Project Summary/Abstract The most prevalent diseases—including cardiovascular disease, cancer, and neurodegeneration—are associated with advanced age. Delaying or reversing the mechanisms of aging may therefore also delay the onset of these common and devastating diseases. One of the most promising interventions for delaying aging is dietary restriction (DR), including fasting and caloric restriction. In many different animals, DR extends lifespan and healthspan, but it remains incompletely understood how DR does this. One intriguing hypothesis is that the gut microbiome plays a role. For example, transferring the microbiome from an organism on DR to a microbiome- depleted recipient improves health in the recipient. In order to unravel the interactions between aging, DR, and the gut microbiome, a large, longitudinal experiment was initiated in a cohort of genetically heterogeneous mice. Genetically heterogeneous mice were used to mimic the genetic heterogeneity of humans and therefore to increase the human relevance of the study. In this experiment, 960 mice were randomized at 6 months of age to one of five dietary groups: control (ad libitum diet), two caloric restriction groups (20% or 40% fewer calories), and two fasting groups (one-day fast or two-day fast). Stool samples and extensive aging-associated phenotypes were collected every six months until death. The gut microbiome was profiled using metagenomic sequencing of stool samples. This large and rich dataset will be used to 1) comprehensively catalog how aging and DR affect the microbiome, and 2) to determine which benefits of DR are mediated by the microbiome. Hypotheses from computational analysis of this dataset will be tested in a small validation experiment. Insights from this study will contribute to the development of novel lifespan-extending therapies that are more targeted and less onerous than lifelong DR.

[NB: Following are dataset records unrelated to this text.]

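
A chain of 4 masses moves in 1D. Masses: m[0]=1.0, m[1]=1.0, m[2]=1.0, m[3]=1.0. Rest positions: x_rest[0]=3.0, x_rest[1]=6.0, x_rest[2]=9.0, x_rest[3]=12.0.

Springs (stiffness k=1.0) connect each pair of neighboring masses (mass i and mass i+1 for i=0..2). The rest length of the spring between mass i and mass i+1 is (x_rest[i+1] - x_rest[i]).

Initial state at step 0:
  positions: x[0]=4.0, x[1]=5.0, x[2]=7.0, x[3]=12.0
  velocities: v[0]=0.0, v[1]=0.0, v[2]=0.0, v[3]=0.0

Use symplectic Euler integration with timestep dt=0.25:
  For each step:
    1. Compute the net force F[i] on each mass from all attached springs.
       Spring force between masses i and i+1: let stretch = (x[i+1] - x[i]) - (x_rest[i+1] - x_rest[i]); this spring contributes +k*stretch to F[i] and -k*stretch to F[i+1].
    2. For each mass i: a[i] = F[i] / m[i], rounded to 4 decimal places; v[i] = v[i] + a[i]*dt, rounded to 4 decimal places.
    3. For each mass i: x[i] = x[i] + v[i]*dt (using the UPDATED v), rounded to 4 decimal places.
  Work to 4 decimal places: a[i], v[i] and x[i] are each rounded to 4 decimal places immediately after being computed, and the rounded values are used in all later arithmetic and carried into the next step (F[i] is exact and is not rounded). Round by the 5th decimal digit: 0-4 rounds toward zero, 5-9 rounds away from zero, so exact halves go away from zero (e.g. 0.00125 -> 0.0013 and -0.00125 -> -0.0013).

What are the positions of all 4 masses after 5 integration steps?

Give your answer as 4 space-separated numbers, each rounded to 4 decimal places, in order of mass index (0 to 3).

Step 0: x=[4.0000 5.0000 7.0000 12.0000] v=[0.0000 0.0000 0.0000 0.0000]
Step 1: x=[3.8750 5.0625 7.1875 11.8750] v=[-0.5000 0.2500 0.7500 -0.5000]
Step 2: x=[3.6367 5.1836 7.5352 11.6445] v=[-0.9531 0.4844 1.3906 -0.9219]
Step 3: x=[3.3076 5.3550 7.9927 11.3447] v=[-1.3164 0.6856 1.8300 -1.1992]
Step 4: x=[2.9190 5.5633 8.4949 11.0229] v=[-1.5546 0.8332 2.0086 -1.2872]
Step 5: x=[2.5081 5.7896 8.9718 10.7306] v=[-1.6435 0.9050 1.9077 -1.1692]

Answer: 2.5081 5.7896 8.9718 10.7306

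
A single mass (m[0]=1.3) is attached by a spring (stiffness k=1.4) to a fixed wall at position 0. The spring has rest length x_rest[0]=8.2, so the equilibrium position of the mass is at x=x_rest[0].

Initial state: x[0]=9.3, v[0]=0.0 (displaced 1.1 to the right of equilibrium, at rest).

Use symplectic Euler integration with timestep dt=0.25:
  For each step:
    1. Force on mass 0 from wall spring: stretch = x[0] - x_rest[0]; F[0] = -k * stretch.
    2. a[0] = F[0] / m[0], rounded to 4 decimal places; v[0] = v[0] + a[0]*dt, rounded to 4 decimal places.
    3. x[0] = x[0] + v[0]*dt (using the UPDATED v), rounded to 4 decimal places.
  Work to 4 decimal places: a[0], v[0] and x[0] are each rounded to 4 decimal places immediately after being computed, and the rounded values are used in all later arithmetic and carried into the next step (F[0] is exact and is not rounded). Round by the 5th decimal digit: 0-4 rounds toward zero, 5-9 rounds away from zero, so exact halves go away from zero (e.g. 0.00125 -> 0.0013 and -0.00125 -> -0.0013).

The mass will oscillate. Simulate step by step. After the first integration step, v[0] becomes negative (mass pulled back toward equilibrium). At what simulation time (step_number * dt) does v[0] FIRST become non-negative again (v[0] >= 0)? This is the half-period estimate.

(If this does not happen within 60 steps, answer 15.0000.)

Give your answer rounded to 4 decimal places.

Answer: 3.2500

Derivation:
Step 0: x=[9.3000] v=[0.0000]
Step 1: x=[9.2260] v=[-0.2962]
Step 2: x=[9.0829] v=[-0.5724]
Step 3: x=[8.8804] v=[-0.8101]
Step 4: x=[8.6321] v=[-0.9933]
Step 5: x=[8.3547] v=[-1.1096]
Step 6: x=[8.0669] v=[-1.1513]
Step 7: x=[7.7880] v=[-1.1155]
Step 8: x=[7.5369] v=[-1.0046]
Step 9: x=[7.3304] v=[-0.8261]
Step 10: x=[7.1824] v=[-0.5920]
Step 11: x=[7.1029] v=[-0.3180]
Step 12: x=[7.0973] v=[-0.0226]
Step 13: x=[7.1659] v=[0.2743]
First v>=0 after going negative at step 13, time=3.2500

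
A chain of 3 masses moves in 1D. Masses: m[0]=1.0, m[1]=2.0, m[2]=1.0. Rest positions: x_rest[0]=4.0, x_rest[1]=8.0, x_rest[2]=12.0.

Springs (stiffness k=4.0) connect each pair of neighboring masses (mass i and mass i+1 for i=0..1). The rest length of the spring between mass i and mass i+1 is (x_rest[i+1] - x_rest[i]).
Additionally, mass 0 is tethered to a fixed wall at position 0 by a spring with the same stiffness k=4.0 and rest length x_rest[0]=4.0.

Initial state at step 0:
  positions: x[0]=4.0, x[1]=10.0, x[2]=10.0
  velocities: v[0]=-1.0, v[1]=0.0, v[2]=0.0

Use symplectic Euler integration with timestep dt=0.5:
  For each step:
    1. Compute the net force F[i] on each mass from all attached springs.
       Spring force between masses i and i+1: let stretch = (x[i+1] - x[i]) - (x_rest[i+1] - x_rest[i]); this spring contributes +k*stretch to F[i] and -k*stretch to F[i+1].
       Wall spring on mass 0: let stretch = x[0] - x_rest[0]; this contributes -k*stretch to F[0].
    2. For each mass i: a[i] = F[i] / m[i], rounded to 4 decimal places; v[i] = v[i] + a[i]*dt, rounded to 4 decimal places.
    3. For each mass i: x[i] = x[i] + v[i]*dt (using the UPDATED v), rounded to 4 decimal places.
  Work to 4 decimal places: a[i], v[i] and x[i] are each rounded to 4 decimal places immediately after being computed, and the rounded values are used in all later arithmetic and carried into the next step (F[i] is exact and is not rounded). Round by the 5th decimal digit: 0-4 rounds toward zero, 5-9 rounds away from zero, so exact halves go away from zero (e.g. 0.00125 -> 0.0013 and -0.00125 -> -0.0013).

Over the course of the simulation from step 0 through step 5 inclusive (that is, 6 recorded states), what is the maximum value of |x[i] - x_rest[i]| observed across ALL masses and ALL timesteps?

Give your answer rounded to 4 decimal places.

Step 0: x=[4.0000 10.0000 10.0000] v=[-1.0000 0.0000 0.0000]
Step 1: x=[5.5000 7.0000 14.0000] v=[3.0000 -6.0000 8.0000]
Step 2: x=[3.0000 6.7500 15.0000] v=[-5.0000 -0.5000 2.0000]
Step 3: x=[1.2500 8.7500 11.7500] v=[-3.5000 4.0000 -6.5000]
Step 4: x=[5.7500 8.5000 9.5000] v=[9.0000 -0.5000 -4.5000]
Step 5: x=[7.2500 7.3750 10.2500] v=[3.0000 -2.2500 1.5000]
Max displacement = 3.2500

Answer: 3.2500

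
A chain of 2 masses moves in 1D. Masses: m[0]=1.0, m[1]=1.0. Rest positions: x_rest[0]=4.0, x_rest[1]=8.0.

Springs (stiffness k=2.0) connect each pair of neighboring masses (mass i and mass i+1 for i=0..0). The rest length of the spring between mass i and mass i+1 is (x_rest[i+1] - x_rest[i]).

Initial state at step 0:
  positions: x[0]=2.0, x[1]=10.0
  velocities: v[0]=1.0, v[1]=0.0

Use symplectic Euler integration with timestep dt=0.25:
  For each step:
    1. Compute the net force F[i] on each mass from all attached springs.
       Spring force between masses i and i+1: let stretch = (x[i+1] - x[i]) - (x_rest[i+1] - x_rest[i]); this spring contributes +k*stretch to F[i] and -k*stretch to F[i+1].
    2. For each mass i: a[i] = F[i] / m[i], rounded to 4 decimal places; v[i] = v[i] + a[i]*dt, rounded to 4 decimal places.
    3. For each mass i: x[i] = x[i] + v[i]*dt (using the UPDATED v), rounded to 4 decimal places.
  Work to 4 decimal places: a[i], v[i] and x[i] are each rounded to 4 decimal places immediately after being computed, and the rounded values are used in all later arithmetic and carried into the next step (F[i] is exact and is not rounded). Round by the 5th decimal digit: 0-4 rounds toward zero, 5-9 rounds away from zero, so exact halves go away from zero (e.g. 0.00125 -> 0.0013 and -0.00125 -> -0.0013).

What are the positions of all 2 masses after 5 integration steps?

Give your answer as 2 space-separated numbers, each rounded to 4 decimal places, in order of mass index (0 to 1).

Step 0: x=[2.0000 10.0000] v=[1.0000 0.0000]
Step 1: x=[2.7500 9.5000] v=[3.0000 -2.0000]
Step 2: x=[3.8438 8.6563] v=[4.3750 -3.3750]
Step 3: x=[5.0391 7.7110] v=[4.7813 -3.7813]
Step 4: x=[6.0684 6.9317] v=[4.1173 -3.1173]
Step 5: x=[6.7057 6.5445] v=[2.5490 -1.5490]

Answer: 6.7057 6.5445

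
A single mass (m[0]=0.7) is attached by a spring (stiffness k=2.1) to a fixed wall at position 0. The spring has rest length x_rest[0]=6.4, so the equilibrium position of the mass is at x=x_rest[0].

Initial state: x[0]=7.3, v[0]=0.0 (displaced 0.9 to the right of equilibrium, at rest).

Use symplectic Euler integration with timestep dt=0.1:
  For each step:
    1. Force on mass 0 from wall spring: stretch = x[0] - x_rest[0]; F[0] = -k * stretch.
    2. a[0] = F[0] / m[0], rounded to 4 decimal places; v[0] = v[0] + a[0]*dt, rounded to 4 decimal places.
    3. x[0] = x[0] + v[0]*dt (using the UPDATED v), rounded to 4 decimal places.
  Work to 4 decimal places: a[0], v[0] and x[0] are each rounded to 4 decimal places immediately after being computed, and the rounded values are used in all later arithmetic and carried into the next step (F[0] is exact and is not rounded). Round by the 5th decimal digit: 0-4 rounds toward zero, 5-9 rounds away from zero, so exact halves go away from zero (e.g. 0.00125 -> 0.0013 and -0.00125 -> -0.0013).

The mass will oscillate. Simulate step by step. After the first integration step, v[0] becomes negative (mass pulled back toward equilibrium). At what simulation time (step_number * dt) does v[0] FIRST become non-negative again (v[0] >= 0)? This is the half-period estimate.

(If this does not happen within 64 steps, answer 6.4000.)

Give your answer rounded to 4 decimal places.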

项目总结/摘要 最普遍的疾病-包括心血管疾病，癌症和神经退行性疾病-是 与高龄相关的疾病因此，延缓或逆转衰老机制也可能延缓衰老。 这些常见的毁灭性疾病的发病。延缓衰老最有希望的干预措施之一是 饮食限制（DR），包括禁食和热量限制。在许多不同的动物中，DR可以延长寿命 和healthspan，但仍不完全了解DR如何做到这一点。一个有趣的假设是， 肠道微生物组发挥了作用。例如，将微生物组从DR上的生物体转移到微生物组- 耗尽的接受者改善接受者的健康。为了揭示衰老、DR和 肠道微生物组，在一组遗传异质性小鼠中启动了一项大型纵向实验。 遗传异质性小鼠被用来模拟人类的遗传异质性， 增加研究的人类相关性。在这个实验中，960只6个月大的小鼠被随机分组， 五个饮食组之一：对照组（随意饮食），两个热量限制组（减少20%或40%的热量）， 两个月后，他们将在两个星期内（一天或两天）。粪便样本和广泛的衰老相关表型 每六个月收集一次直到死亡。使用宏基因组测序分析肠道微生物组 粪便样本这一庞大而丰富的数据集将用于1）全面编目老化和DR如何影响 微生物组，以及2）确定DR的哪些益处由微生物组介导。假设来自 该数据集的计算分析将在小型验证实验中进行测试。这项研究的见解将 有助于开发更有针对性和更轻松的新型延长寿命疗法 终身博士。